Sylvain glissa tout de suite ses deux francs clinquants dans sa tirelire, mais Frédéric prétendit se donner le plaisir de les garder un peu dans sa poche. Sur le chemin de l'école, il y avait la boutique du pâtissier où l'on pouvait voir affiché un grand carton: « Aujourd'hui, en réclame, une glace aux fraises pour soixante-quinze centimes. »

- D'habitude, elles coûtent un franc, se dit Frédéric, il faut en profiter. Il me restera un franc soixante-quinze, c'est encore une somme.

En rentrant à la maison, il traversa un terrain vague où ses camarades jouaient au ballon. Ils l'appelèrent, et il ne put résister à la tentation de jouer un peu, quoique sa mère lui ait toujours recommandé de rentrer directement de l'école.

Il joua comme un beau diable, mais quand, ensuite il mit sa main dans sa poche, il n'y trouva plus l'argent. Dans le feu de l'action, les pièces s'étaient sauvées. Il les chercha longtemps, mais ne put les retrouver.

Le soir, Sylvain secoua son tambour-tirelire et dit:

- Tu entends mes pièces, comme elles sonnent?

Frédéric ne voulait pas que son frère puisse deviner la vérité.

Il descendit au sous-sol et trouva dans une boîte de vieilles pièces de 10 centimes, périmées depuis très longtemps. Peu après, lui aussi pouvait faire tinter sa tirelire, le coquin!

La seconde lettre suivit de près la première, et contenait un nouveau billet. Quand sa maman lui donna ses deux francs clinquants, Frédéric alla au sous-sol chercher deux autres pièces, et s'empressa d'acheter le canif que lui proposait un de ses camarades.

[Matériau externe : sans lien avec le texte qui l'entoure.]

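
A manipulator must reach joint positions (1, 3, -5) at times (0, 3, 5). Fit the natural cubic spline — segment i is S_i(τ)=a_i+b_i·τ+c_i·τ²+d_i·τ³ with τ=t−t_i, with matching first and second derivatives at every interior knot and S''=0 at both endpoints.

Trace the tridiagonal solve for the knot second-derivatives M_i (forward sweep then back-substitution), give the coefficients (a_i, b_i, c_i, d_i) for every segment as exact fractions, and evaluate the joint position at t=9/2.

Δ: Δ0=2/3, Δ1=-4
row 1: diag=10, rhs=-28; c'=1/5, d'=-14/5
back: M1=-14/5
M: M0=0, M1=-14/5, M2=0
seg 0: a=1, c=M0/2=0, d=(M1−M0)/(6·3)=-7/45, b=Δ0−h0·(2M0+M1)/6=31/15
seg 1: a=3, c=M1/2=-7/5, d=(M2−M1)/(6·2)=7/30, b=Δ1−h1·(2M1+M2)/6=-32/15
t_q=9/2 → seg 1, τ=3/2; S=3+-32/15·τ+-7/5·τ²+7/30·τ³=-41/16

  seg 0: a=1 b=31/15 c=0 d=-7/45
  seg 1: a=3 b=-32/15 c=-7/5 d=7/30
S(9/2) = -41/16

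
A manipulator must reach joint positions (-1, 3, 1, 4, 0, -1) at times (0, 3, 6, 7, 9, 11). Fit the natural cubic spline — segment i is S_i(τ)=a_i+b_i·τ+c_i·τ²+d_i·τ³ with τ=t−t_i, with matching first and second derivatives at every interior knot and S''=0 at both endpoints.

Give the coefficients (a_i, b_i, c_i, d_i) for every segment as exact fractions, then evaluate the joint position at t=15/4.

Δ: Δ0=4/3, Δ1=-2/3, Δ2=3, Δ3=-2, Δ4=-1/2
row 1: diag=12, rhs=-12; c'=1/4, d'=-1
row 2: denom=8−3·1/4=29/4; d'=(22−3·-1)/(29/4)=100/29
row 3: denom=6−1·4/29=170/29; d'=(-30−1·100/29)/(170/29)=-97/17
row 4: denom=8−2·29/85=622/85; d'=(9−2·-97/17)/(622/85)=1735/622
back: M4=1735/622
back: M3=-97/17−29/85·1735/622=-4141/622
back: M2=100/29−4/29·-4141/622=1358/311
back: M1=-1−1/4·1358/311=-1301/622
M: M0=0, M1=-1301/622, M2=1358/311, M3=-4141/622, M4=1735/622, M5=0
seg 0: a=-1, c=M0/2=0, d=(M1−M0)/(6·3)=-1301/11196, b=Δ0−h0·(2M0+M1)/6=8879/3732
seg 1: a=3, c=M1/2=-1301/1244, d=(M2−M1)/(6·3)=1339/3732, b=Δ1−h1·(2M1+M2)/6=-1415/1866
seg 2: a=1, c=M2/2=679/311, d=(M3−M2)/(6·1)=-6857/3732, b=Δ2−h2·(2M2+M3)/6=9905/3732
seg 3: a=4, c=M3/2=-4141/1244, d=(M4−M3)/(6·2)=1469/1866, b=Δ3−h3·(2M3+M4)/6=2815/1866
seg 4: a=0, c=M4/2=1735/1244, d=(M5−M4)/(6·2)=-1735/7464, b=Δ4−h4·(2M4+M5)/6=-4403/1866
t_q=15/4 → seg 1, τ=3/4; S=3+-1415/1866·τ+-1301/1244·τ²+1339/3732·τ³=158783/79616

  seg 0: a=-1 b=8879/3732 c=0 d=-1301/11196
  seg 1: a=3 b=-1415/1866 c=-1301/1244 d=1339/3732
  seg 2: a=1 b=9905/3732 c=679/311 d=-6857/3732
  seg 3: a=4 b=2815/1866 c=-4141/1244 d=1469/1866
  seg 4: a=0 b=-4403/1866 c=1735/1244 d=-1735/7464
S(15/4) = 158783/79616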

Semaine après semaine, l'argent arrivait, et le moment vint où l'oncle Jacques annonça que la grande foire allait s'ouvrir, et qu'il viendrait bientôt avec les clés des tirelires. Sylvain était terriblement impatient. Sitôt qu'il aperçut son oncle, il courut vers lui avec son tambour, bien lourd maintenant.

Une pluie de pièces tomba de la tirelire ouverte, de quoi passer une inoubliable journée en compagnie du bon oncle, et même de rapporter un souvenir à maman.

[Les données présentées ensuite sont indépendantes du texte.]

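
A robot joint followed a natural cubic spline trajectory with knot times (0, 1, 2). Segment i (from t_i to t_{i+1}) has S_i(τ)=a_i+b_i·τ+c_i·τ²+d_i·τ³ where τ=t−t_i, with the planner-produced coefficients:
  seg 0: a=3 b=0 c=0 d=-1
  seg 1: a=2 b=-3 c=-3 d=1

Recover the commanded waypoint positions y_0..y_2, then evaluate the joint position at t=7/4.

y_0=3 y_1=2 y_2=-3
S(7/4) = -97/64

y_0 = S_0(0) = a_0 = 3
y_1 = S_1(0) = a_1 = 2
y_2 = S_1(1) = -3
t_q=7/4 is in segment 1 (τ=3/4); S_1(τ)=-97/64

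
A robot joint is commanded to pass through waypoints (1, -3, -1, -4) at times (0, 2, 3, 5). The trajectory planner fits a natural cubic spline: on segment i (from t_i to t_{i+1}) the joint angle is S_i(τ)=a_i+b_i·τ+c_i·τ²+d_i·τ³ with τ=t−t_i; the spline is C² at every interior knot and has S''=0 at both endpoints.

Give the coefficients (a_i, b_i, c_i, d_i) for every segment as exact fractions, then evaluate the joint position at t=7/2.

Δ: Δ0=-2, Δ1=2, Δ2=-3/2
row 1: diag=6, rhs=24; c'=1/6, d'=4
row 2: denom=6−1·1/6=35/6; d'=(-21−1·4)/(35/6)=-30/7
back: M2=-30/7
back: M1=4−1/6·-30/7=33/7
M: M0=0, M1=33/7, M2=-30/7, M3=0
seg 0: a=1, c=M0/2=0, d=(M1−M0)/(6·2)=11/28, b=Δ0−h0·(2M0+M1)/6=-25/7
seg 1: a=-3, c=M1/2=33/14, d=(M2−M1)/(6·1)=-3/2, b=Δ1−h1·(2M1+M2)/6=8/7
seg 2: a=-1, c=M2/2=-15/7, d=(M3−M2)/(6·2)=5/14, b=Δ2−h2·(2M2+M3)/6=19/14
t_q=7/2 → seg 2, τ=1/2; S=-1+19/14·τ+-15/7·τ²+5/14·τ³=-13/16

  seg 0: a=1 b=-25/7 c=0 d=11/28
  seg 1: a=-3 b=8/7 c=33/14 d=-3/2
  seg 2: a=-1 b=19/14 c=-15/7 d=5/14
S(7/2) = -13/16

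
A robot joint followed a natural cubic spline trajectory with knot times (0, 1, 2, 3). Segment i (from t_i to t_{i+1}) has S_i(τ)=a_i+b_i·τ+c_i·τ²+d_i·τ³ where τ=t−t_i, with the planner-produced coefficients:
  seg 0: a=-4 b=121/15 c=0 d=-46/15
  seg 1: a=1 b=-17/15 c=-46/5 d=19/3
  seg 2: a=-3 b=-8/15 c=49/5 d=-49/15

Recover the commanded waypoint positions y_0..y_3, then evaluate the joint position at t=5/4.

y_0=-4 y_1=1 y_2=-3 y_3=3
S(5/4) = 77/320

y_0 = S_0(0) = a_0 = -4
y_1 = S_1(0) = a_1 = 1
y_2 = S_2(0) = a_2 = -3
y_3 = S_2(1) = 3
t_q=5/4 is in segment 1 (τ=1/4); S_1(τ)=77/320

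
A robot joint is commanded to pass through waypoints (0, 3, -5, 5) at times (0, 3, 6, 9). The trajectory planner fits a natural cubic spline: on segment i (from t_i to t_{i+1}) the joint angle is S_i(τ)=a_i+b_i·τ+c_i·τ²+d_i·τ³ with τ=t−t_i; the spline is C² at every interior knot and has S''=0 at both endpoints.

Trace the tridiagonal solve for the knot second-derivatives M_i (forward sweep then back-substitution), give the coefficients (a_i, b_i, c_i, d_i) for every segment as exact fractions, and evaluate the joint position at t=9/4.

Δ: Δ0=1, Δ1=-8/3, Δ2=10/3
row 1: diag=12, rhs=-22; c'=1/4, d'=-11/6
row 2: denom=12−3·1/4=45/4; d'=(36−3·-11/6)/(45/4)=166/45
back: M2=166/45
back: M1=-11/6−1/4·166/45=-124/45
M: M0=0, M1=-124/45, M2=166/45, M3=0
seg 0: a=0, c=M0/2=0, d=(M1−M0)/(6·3)=-62/405, b=Δ0−h0·(2M0+M1)/6=107/45
seg 1: a=3, c=M1/2=-62/45, d=(M2−M1)/(6·3)=29/81, b=Δ1−h1·(2M1+M2)/6=-79/45
seg 2: a=-5, c=M2/2=83/45, d=(M3−M2)/(6·3)=-83/405, b=Δ2−h2·(2M2+M3)/6=-16/45
t_q=9/4 → seg 0, τ=9/4; S=0+107/45·τ+0·τ²+-62/405·τ³=577/160

  seg 0: a=0 b=107/45 c=0 d=-62/405
  seg 1: a=3 b=-79/45 c=-62/45 d=29/81
  seg 2: a=-5 b=-16/45 c=83/45 d=-83/405
S(9/4) = 577/160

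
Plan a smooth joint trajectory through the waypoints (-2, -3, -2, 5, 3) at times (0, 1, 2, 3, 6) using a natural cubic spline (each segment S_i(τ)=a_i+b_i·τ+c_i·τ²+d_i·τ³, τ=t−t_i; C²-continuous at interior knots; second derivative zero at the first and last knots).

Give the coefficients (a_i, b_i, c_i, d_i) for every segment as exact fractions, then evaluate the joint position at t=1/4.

Δ: Δ0=-1, Δ1=1, Δ2=7, Δ3=-2/3
row 1: diag=4, rhs=12; c'=1/4, d'=3
row 2: denom=4−1·1/4=15/4; d'=(36−1·3)/(15/4)=44/5
row 3: denom=8−1·4/15=116/15; d'=(-46−1·44/5)/(116/15)=-411/58
back: M3=-411/58
back: M2=44/5−4/15·-411/58=310/29
back: M1=3−1/4·310/29=19/58
M: M0=0, M1=19/58, M2=310/29, M3=-411/58, M4=0
seg 0: a=-2, c=M0/2=0, d=(M1−M0)/(6·1)=19/348, b=Δ0−h0·(2M0+M1)/6=-367/348
seg 1: a=-3, c=M1/2=19/116, d=(M2−M1)/(6·1)=601/348, b=Δ1−h1·(2M1+M2)/6=-155/174
seg 2: a=-2, c=M2/2=155/29, d=(M3−M2)/(6·1)=-1031/348, b=Δ2−h2·(2M2+M3)/6=1607/348
seg 3: a=5, c=M3/2=-411/116, d=(M4−M3)/(6·3)=137/348, b=Δ3−h3·(2M3+M4)/6=1117/174
t_q=1/4 → seg 0, τ=1/4; S=-2+-367/348·τ+0·τ²+19/348·τ³=-16799/7424

  seg 0: a=-2 b=-367/348 c=0 d=19/348
  seg 1: a=-3 b=-155/174 c=19/116 d=601/348
  seg 2: a=-2 b=1607/348 c=155/29 d=-1031/348
  seg 3: a=5 b=1117/174 c=-411/116 d=137/348
S(1/4) = -16799/7424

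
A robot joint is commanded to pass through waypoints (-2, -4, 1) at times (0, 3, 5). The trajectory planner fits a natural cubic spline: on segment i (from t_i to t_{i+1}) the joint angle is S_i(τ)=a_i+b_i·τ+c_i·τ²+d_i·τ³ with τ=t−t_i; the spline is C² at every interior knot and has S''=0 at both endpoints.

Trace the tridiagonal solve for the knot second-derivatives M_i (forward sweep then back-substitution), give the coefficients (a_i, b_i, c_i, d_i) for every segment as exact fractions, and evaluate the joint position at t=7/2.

Δ: Δ0=-2/3, Δ1=5/2
row 1: diag=10, rhs=19; c'=1/5, d'=19/10
back: M1=19/10
M: M0=0, M1=19/10, M2=0
seg 0: a=-2, c=M0/2=0, d=(M1−M0)/(6·3)=19/180, b=Δ0−h0·(2M0+M1)/6=-97/60
seg 1: a=-4, c=M1/2=19/20, d=(M2−M1)/(6·2)=-19/120, b=Δ1−h1·(2M1+M2)/6=37/30
t_q=7/2 → seg 1, τ=1/2; S=-4+37/30·τ+19/20·τ²+-19/120·τ³=-1013/320

  seg 0: a=-2 b=-97/60 c=0 d=19/180
  seg 1: a=-4 b=37/30 c=19/20 d=-19/120
S(7/2) = -1013/320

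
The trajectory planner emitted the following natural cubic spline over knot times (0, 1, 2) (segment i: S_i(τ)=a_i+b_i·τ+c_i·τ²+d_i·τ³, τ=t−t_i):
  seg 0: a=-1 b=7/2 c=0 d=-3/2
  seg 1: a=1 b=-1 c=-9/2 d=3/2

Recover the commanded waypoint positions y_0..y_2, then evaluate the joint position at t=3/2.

y_0=-1 y_1=1 y_2=-3
S(3/2) = -7/16

y_0 = S_0(0) = a_0 = -1
y_1 = S_1(0) = a_1 = 1
y_2 = S_1(1) = -3
t_q=3/2 is in segment 1 (τ=1/2); S_1(τ)=-7/16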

Mais quand oncle Jacques ouvrit celle de Frédéric, quel désastre! Elle était aussi lourde que celle de son frère, mais il n'en tomba que de vieux centimes inutilisables, des boutons, des anneaux de rideaux! Et tout cela n'avait aucune valeur! Pendant que son frère allait se faire beau pour sa joyeuse escapade, Frédéric méditait tristement devant son tas de rebuts. Lui, il restait.

C'est une histoire triste, n'est-ce pas? Nous n'aimons pas que quelqu'un soit laissé en arrière.

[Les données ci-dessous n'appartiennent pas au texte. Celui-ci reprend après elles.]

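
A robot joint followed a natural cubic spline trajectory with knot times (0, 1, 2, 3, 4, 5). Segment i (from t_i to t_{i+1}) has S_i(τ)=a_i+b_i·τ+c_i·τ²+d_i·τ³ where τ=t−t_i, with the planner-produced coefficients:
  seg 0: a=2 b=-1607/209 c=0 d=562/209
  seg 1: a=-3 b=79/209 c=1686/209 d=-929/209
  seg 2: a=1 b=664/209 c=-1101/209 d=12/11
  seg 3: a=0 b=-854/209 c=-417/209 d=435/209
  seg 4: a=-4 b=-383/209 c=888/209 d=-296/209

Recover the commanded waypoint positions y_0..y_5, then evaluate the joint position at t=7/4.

y_0=2 y_1=-3 y_2=1 y_3=0 y_4=-4 y_5=-3
S(7/4) = -723/13376

y_0 = S_0(0) = a_0 = 2
y_1 = S_1(0) = a_1 = -3
y_2 = S_2(0) = a_2 = 1
y_3 = S_3(0) = a_3 = 0
y_4 = S_4(0) = a_4 = -4
y_5 = S_4(1) = -3
t_q=7/4 is in segment 1 (τ=3/4); S_1(τ)=-723/13376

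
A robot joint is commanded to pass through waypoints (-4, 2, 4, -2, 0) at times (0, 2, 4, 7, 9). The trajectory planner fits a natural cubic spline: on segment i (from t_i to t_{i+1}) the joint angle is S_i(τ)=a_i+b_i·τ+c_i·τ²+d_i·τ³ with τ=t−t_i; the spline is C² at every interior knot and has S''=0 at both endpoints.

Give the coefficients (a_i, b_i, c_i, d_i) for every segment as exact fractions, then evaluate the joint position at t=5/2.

Δ: Δ0=3, Δ1=1, Δ2=-2, Δ3=1
row 1: diag=8, rhs=-12; c'=1/4, d'=-3/2
row 2: denom=10−2·1/4=19/2; d'=(-18−2·-3/2)/(19/2)=-30/19
row 3: denom=10−3·6/19=172/19; d'=(18−3·-30/19)/(172/19)=108/43
back: M3=108/43
back: M2=-30/19−6/19·108/43=-102/43
back: M1=-3/2−1/4·-102/43=-39/43
M: M0=0, M1=-39/43, M2=-102/43, M3=108/43, M4=0
seg 0: a=-4, c=M0/2=0, d=(M1−M0)/(6·2)=-13/172, b=Δ0−h0·(2M0+M1)/6=142/43
seg 1: a=2, c=M1/2=-39/86, d=(M2−M1)/(6·2)=-21/172, b=Δ1−h1·(2M1+M2)/6=103/43
seg 2: a=4, c=M2/2=-51/43, d=(M3−M2)/(6·3)=35/129, b=Δ2−h2·(2M2+M3)/6=-38/43
seg 3: a=-2, c=M3/2=54/43, d=(M4−M3)/(6·2)=-9/43, b=Δ3−h3·(2M3+M4)/6=-29/43
t_q=5/2 → seg 1, τ=1/2; S=2+103/43·τ+-39/86·τ²+-21/172·τ³=4223/1376

  seg 0: a=-4 b=142/43 c=0 d=-13/172
  seg 1: a=2 b=103/43 c=-39/86 d=-21/172
  seg 2: a=4 b=-38/43 c=-51/43 d=35/129
  seg 3: a=-2 b=-29/43 c=54/43 d=-9/43
S(5/2) = 4223/1376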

Eh bien! pensons que chacun de nous a une tirelire. Seulement elle a quatre ouvertures, et non une seule. Nos deux yeux et nos deux oreilles en sont les fentes. Et par là nous pouvons emmagasiner des trésors - ou des rebuts. Ce que j'emmagasine dans la tirelire de mon cerveau contribue à former mon caractère. Je deviens un homme, une femme utile - ou un bon à rien.

Quand Jésus reviendra, c'est lui qui explorera ces « tirelires ».

Et selon ce qu'il y trouvera, il nous prendra avec lui - ou nous laissera.